* Anayasa paketi ile ilgili görüşleri farklı olsa da iki profesör, neye oy vereceği konusunda halkın bilgilendirilmesi gerekirken, referandumun çirkin bir seçim kampanyasına dönüştüğü konusunda hemfikir.
* İki profesör de paketin yeterli olmadığını, eksiklerinin olduğunu yani mükemmel olmadığını söyledi.
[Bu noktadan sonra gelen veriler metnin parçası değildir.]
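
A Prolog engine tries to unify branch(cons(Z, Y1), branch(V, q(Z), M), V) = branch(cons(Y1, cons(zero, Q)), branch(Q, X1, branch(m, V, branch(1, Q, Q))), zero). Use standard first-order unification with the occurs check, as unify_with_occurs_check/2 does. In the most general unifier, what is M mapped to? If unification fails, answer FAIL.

Decompose branch/3: cons(Z, Y1) = cons(Y1, cons(zero, Q)),  branch(V, q(Z), M) = branch(Q, X1, branch(m, V, branch(1, Q, Q))),  V = zero.
Decompose cons/2: Z = Y1,  Y1 = cons(zero, Q).
Bind Z := Y1; substituting into the one remaining equation that mentions Z gives: branch(V, q(Y1), M) = branch(Q, X1, branch(m, V, branch(1, Q, Q))).
Bind Y1 := cons(zero, Q); substituting into the one remaining equation that mentions Y1 gives: branch(V, q(cons(zero, Q)), M) = branch(Q, X1, branch(m, V, branch(1, Q, Q))). Substituting into the earlier binding gives Z := cons(zero, Q).
Decompose branch/3: V = Q,  q(cons(zero, Q)) = X1,  M = branch(m, V, branch(1, Q, Q)).
Bind V := Q; substituting into the 2 remaining equations that mention V gives: M = branch(m, Q, branch(1, Q, Q)),  Q = zero.
Bind X1 := q(cons(zero, Q)); no other remaining equation mentions X1.
Bind M := branch(m, Q, branch(1, Q, Q)); no other remaining equation mentions M.
Bind Q := zero. Substituting into the earlier bindings gives Z := cons(zero, zero), Y1 := cons(zero, zero), V := zero, X1 := q(cons(zero, zero)), M := branch(m, zero, branch(1, zero, zero)).
MGU = { Z = cons(zero, zero), Y1 = cons(zero, zero), V = zero, X1 = q(cons(zero, zero)), M = branch(m, zero, branch(1, zero, zero)), Q = zero }, so M = branch(m, zero, branch(1, zero, zero)).

branch(m, zero, branch(1, zero, zero))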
Bu yüzden Serap Yazıcı, "şartlı evet" denmesinden yana. "Biz, şimdi evet diyelim, kanun yazılırken gereken düzeltmeler yapılır" dedi
* Bertil Emrah Öder de bu konuya dikkat çekerek, bazı maddelerdeki belirsizliklere ve nasıl olacağının kanunla belirleneceğinin söylenmesine karşı çıktı. Güç iktidar partisinde olursa yargının bağımsız olamayacağının altını çizdi. "Anayasa değişmeli ama uzlaşma olmalı" dedi.
NE KORUNACAK?
* Öder'in dikkat çektiği bir nokta da, paketteki aksaklıkların ve eksikliklerin "siyasallaşma"nın yanı sıra "yozlaşmaya" yol açabileceği. "Yargının yozlaşması, siyasallaşmadan daha önemli" diyen Öder'e göre nesnel standartlar korunmuyor, özellikle atamalarda nesnelliğe hiç dikkat edilmiyor. Bazı mesleklerde atama veya seçim yapılırken liyakatin önemli olduğunun ve bu hususlara dikkat edilmesi gerektiğinin altını çizerek, yeni yasada ve bugünkü iktidarın uygulamalarında buna dikkat edilmediğini söyledi.
* Bir diğer önemli konu da kadın meselesi. Yeni paket kadınları koruyacağını söylüyor. Ama koruyacağız derken neyi koruyacağını söylemiyor! Güya kadınlar korunurken "Cinsiyetçi kalıplar" korunabilir ve kadınların aleyhine olabilir ki genellikle böyle oluyor. Serap Yazıcı da, anayasa paketinden mucizeler beklememek gerektiğini söyledi. Mesela özellikle de kadın-erkek eşitliği konusunda. İstenilen sonuca gelmek için bir 800 yıl daha olduğunun da altını çizdi. Bertil Emrah Öder ise pozitif ayrımcılığın altına imza attığımız CEDAW'da belirtildiği gibi ele alınmasını.